Le Concours de danse

Chaque année, des milliers de jeunes danseurs concourent pour le prestigieux Youth America Grand Prix. "Le Concours de danse" dresse le portrait de six jeunes finalistes, âgés de 11 à 17 ans et originaires de 5 continents, tandis qu'ils s'apprêtent à entrer dans le monde professionnel de la danse classique. En dépit des blessures et des échecs, avec ténacité et passion, ces jeunes danseurs deviendront peut-être de futures étoiles.
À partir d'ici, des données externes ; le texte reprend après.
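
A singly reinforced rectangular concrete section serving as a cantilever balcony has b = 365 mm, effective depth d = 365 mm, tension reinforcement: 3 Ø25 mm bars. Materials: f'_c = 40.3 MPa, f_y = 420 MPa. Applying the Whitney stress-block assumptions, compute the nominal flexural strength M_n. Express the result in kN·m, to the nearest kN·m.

A_s = 3 × 491 = 1473 mm².
T = A_s f_y = 1473 × 420 = 618660 N = 618.66 kN.
From C = T: a = T/(0.85 f'_c b) = 618660/(0.85 × 40.3 × 365) = 49.48 mm.
M_n = T(d − a/2) = 618.66 kN × (365 − 24.74) mm = 210.51 kN·m.

M_n ≈ 211 kN·m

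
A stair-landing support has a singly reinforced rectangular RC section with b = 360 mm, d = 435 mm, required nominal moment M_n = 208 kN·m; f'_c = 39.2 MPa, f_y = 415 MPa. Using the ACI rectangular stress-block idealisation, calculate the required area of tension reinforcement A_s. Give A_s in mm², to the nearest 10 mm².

A_s ≈ 1210 mm²

With M_n = 0.85 f'_c a b (d − a/2), solve the quadratic for a:
a = d − √(d² − 2M_n/(0.85 f'_c b)) = 435 − √(435² − 2 × 208×10⁶/(0.85 × 39.2 × 360)) = 41.88 mm.
A_s = 0.85 f'_c a b / f_y = 0.85 × 39.2 × 41.88 × 360 / 415 = 1210.5 mm².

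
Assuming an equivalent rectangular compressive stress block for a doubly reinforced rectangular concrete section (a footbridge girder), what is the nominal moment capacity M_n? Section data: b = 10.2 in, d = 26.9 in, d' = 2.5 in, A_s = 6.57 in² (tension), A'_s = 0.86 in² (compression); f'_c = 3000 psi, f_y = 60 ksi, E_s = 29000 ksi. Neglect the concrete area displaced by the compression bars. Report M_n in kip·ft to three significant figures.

M_n ≈ 685 kip·ft

Assume both steels yield.
a = (A_s − A'_s) f_y/(0.85 f'_c b) = (6.57 − 0.86) × 60/(0.85 × 3 × 10.2) = 13.172 in.
c = a/β₁ = 13.172/0.85 = 15.496 in; ε'_s = 0.003(c − d')/c = 0.0025 ≥ ε_y = 0.0021, so the compression steel yields.
M_n = (A_s − A'_s) f_y (d − a/2) + A'_s f_y (d − d') = 342.6 × (26.9 − 6.586) + 51.6 × (26.9 − 2.5) = 6959.6 + 1259.0 = 8218.6 kip·in = 8218.6/12 = 684.88 kip·ft.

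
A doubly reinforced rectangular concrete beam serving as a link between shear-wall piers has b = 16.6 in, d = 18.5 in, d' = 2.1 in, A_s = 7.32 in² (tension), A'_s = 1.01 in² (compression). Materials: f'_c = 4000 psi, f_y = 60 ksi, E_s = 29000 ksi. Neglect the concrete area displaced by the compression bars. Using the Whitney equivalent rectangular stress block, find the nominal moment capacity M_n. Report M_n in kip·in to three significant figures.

M_n ≈ 6730 kip·in

Assume both steels yield.
a = (A_s − A'_s) f_y/(0.85 f'_c b) = (7.32 − 1.01) × 60/(0.85 × 4 × 16.6) = 6.708 in.
c = a/β₁ = 6.708/0.85 = 7.892 in; ε'_s = 0.003(c − d')/c = 0.0022 ≥ ε_y = 0.0021, so the compression steel yields.
M_n = (A_s − A'_s) f_y (d − a/2) + A'_s f_y (d − d') = 378.6 × (18.5 − 3.354) + 60.6 × (18.5 − 2.1) = 5734.3 + 993.8 = 6728.1 kip·in.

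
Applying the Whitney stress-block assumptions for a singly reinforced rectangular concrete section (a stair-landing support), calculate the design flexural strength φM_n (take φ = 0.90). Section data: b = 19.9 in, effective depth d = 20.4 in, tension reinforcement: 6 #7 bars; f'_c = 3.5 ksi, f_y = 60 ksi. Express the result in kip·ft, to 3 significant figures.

φM_n ≈ 301 kip·ft

A_s = 6 × 0.6 = 3.6 in².
T = A_s f_y = 3.6 × 60 = 216 kips.
a = T/(0.85 f'_c b) = 216/(0.85 × 3.5 × 19.9) = 3.648 in.
M_n = T(d − a/2) = 216 × (20.4 − 1.824) = 4012.4 kip·in = 4012.4/12 = 334.37 kip·ft.
φM_n = 0.90 × 334.37 = 300.93 kip·ft.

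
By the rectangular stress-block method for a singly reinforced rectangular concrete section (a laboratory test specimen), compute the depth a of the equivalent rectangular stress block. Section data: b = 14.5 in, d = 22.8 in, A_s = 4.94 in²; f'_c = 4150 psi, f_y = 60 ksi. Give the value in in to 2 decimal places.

T = A_s f_y = 4.94 × 60 = 296.4 kips.
a = T/(0.85 f'_c b) = 296.4/(0.85 × 4.15 × 14.5) = 5.79 in.

a ≈ 5.79 in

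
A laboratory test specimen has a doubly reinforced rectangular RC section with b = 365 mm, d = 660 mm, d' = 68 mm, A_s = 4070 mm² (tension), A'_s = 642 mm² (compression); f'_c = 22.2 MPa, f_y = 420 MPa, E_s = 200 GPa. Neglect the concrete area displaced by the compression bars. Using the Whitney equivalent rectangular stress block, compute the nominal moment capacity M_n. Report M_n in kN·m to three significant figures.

M_n ≈ 959 kN·m

Assume both tension and compression steel yield.
Net tension couple steel: A_s − A'_s = 3428 mm².
a = (A_s − A'_s) f_y / (0.85 f'_c b) = 1439760/(0.85 × 22.2 × 365) = 209.04 mm.
c = a/β₁ = 209.04/0.85 = 245.93 mm; ε'_s = 0.003(c − d')/c = 0.0022 ≥ f_y/E_s = 0.0021, so compression steel does yield.
M_n = (A_s − A'_s) f_y (d − a/2) + A'_s f_y (d − d') = [1439760 × (660 − 104.52) + 269640 × (660 − 68)] × 10⁻⁶ = 799.76 + 159.63 = 959.39 kN·m.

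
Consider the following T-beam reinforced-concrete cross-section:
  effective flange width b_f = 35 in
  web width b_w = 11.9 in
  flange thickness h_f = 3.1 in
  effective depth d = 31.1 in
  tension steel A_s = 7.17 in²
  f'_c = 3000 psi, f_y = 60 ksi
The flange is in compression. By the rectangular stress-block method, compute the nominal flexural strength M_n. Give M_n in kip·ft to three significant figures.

Tension: T = A_s f_y = 7.17 × 60 = 430.2 kips.
Try a within the flange: a = T/(0.85 f'_c b_f) = 430.2/(0.85 × 3 × 35) = 4.820 in.
a = 4.820 > h_f = 3.1 in: the block extends into the web. Split into flange-overhang and web parts.
C_f = 0.85 f'_c (b_f − b_w) h_f = 0.85 × 3 × (35 − 11.9) × 3.1 = 182.6 kips.
Remaining web compression depth: a_w = (T − C_f)/(0.85 f'_c b_w) = (430.2 − 182.6)/(0.85 × 3 × 11.9) = 8.159 in.
M_n = C_f(d − h_f/2) + (T − C_f)(d − a_w/2) = 182.6 × (31.1 − 1.55) + 247.6 × (31.1 − 4.0795) = 5395.8 + 6690.3 = 12086.1 kip·in.
M_n = 12086.1/12 = 1007.18 kip·ft.

M_n ≈ 1010 kip·ft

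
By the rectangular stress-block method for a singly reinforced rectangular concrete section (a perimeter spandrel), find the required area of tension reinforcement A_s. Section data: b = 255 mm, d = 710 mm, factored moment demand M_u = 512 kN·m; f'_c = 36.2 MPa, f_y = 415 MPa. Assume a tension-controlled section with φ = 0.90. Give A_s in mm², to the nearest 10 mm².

M_n = M_u/φ = 512/0.90 = 568.889 kN·m.
With M_n = 0.85 f'_c a b (d − a/2), solve the quadratic for a:
a = d − √(d² − 2M_n/(0.85 f'_c b)) = 710 − √(710² − 2 × 568.889×10⁶/(0.85 × 36.2 × 255)) = 110.76 mm.
A_s = 0.85 f'_c a b / f_y = 0.85 × 36.2 × 110.76 × 255 / 415 = 2094.1 mm².

A_s ≈ 2090 mm²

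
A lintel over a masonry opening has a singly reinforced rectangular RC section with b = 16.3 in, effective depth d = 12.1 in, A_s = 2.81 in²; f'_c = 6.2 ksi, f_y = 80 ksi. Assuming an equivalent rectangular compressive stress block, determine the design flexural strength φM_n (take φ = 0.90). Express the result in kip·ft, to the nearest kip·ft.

T = A_s f_y = 2.81 × 80 = 224.8 kips.
a = T/(0.85 f'_c b) = 224.8/(0.85 × 6.2 × 16.3) = 2.617 in.
M_n = T(d − a/2) = 224.8 × (12.1 − 1.3085) = 2425.9 kip·in = 2425.9/12 = 202.16 kip·ft.
φM_n = 0.90 × 202.16 = 181.94 kip·ft.

φM_n ≈ 182 kip·ft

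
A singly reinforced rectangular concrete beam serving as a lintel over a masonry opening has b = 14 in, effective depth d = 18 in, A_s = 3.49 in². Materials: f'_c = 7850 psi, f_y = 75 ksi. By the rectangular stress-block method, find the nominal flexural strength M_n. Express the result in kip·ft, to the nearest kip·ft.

M_n ≈ 362 kip·ft

T = A_s f_y = 3.49 × 75 = 261.75 kips.
a = T/(0.85 f'_c b) = 261.75/(0.85 × 7.85 × 14) = 2.802 in.
M_n = T(d − a/2) = 261.75 × (18 − 1.401) = 4344.8 kip·in = 4344.8/12 = 362.07 kip·ft.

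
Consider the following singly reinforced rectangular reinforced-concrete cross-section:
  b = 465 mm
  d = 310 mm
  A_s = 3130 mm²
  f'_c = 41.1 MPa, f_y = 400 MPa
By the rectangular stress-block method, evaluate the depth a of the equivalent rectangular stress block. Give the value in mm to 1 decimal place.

T = A_s f_y = 3130 × 400 = 1252000 N = 1252 kN.
Setting C = 0.85 f'_c a b equal to T: a = 1252000/(0.85 × 41.1 × 465) = 77.1 mm.

a ≈ 77.1 mm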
Graines d'étoiles - L'intégrale

Saison 1 - Cette chronique de la vie de l'Ecole de Danse de l'Opéra national de Paris, composée en six épisodes, dévoile l'étonnante mécanique de précision qui va conduire les élèves aux portes du Corps de Ballet. L’Ecole de Danse de l’Opéra national de Paris, fondée il y a 300 ans, est aujourd'hui un lieu mythique, de réputation internationale. En septembre 2011, elle compte 130 élèves âgés de 8 à 18 ans, portés par un même désir : danser un jour dans le corps de ballet de l’Opéra national de Paris. 

 

Saison 2 - Il y a cinq ans, nous avions suivi, pas à pas, pendant une année des élèves de l’Ecole de danse de l’Opéra national de Paris, entre discipline exigeante, espoirs fous et émotions contrastées. Aujourd’hui, les petits rats ont grandi. La plupart passe le concours d’entrée du corps de ballet, ou l’ont déjà intégré, et sont confrontés aux défis d’excellence de l’Opéra. Certains se produisent dans des compagnies à l’étranger, d’autres encore ont renoncé à faire de la danse leur métier. Cette nouvelle série nous fait découvrir les difficultés et les plaisirs de leur vie de jeunes artistes, leurs espoirs et leurs doutes, ainsi que le regard porté rétrospectivement sur leurs années d'école.

Let's dance - Saison 2

Cette deuxième saison de Let’s dance regarde la danse à travers trois de ses grandes figures : la danse en groupe, le duo et le solo.

 

Elle s'approche au plus près de la pratique même des danseurs, captant l’effort, la rigueur, la sensualité, l’énergie, la peur, la jubilation, la réflexion et les doutes qu’impose chacune de ces trois formes. Et donne à voir la danse dans toute sa richesse, à travers de multiples rencontres et pratiques, du contemporain au classique (l'opéra de Paris) en passant par des formes plus populaires (hip-hop, tango, lindy hop, chorégraphie bollywoodienne, new burlesque, shows protéiformes de Christine and The Queens…). Outre les séquences tournées sur le vif (démonstrations, scènes, répétitions), les nombreuses archives rappellent aussi, en un kaléidoscope éblouissant, la généalogie et les précurseurs de ces formes, de Nijinski à Joséphine Baker, de Valeska Gert à Loïe Fuller, de Fred Astaire à West side story. Quel ADN commun partagent une étoile de l'opéra et une pop star ? Pourquoi le folklore refait-il surface ? Tissant filiations et ressemblances, au fil d'échos et de rapprochements audacieux, un voyage d'une intelligence virtuose et joyeuse, qui entraîne irrésistiblement le spectateur dans le tourbillon de la danse sans jamais le perdre.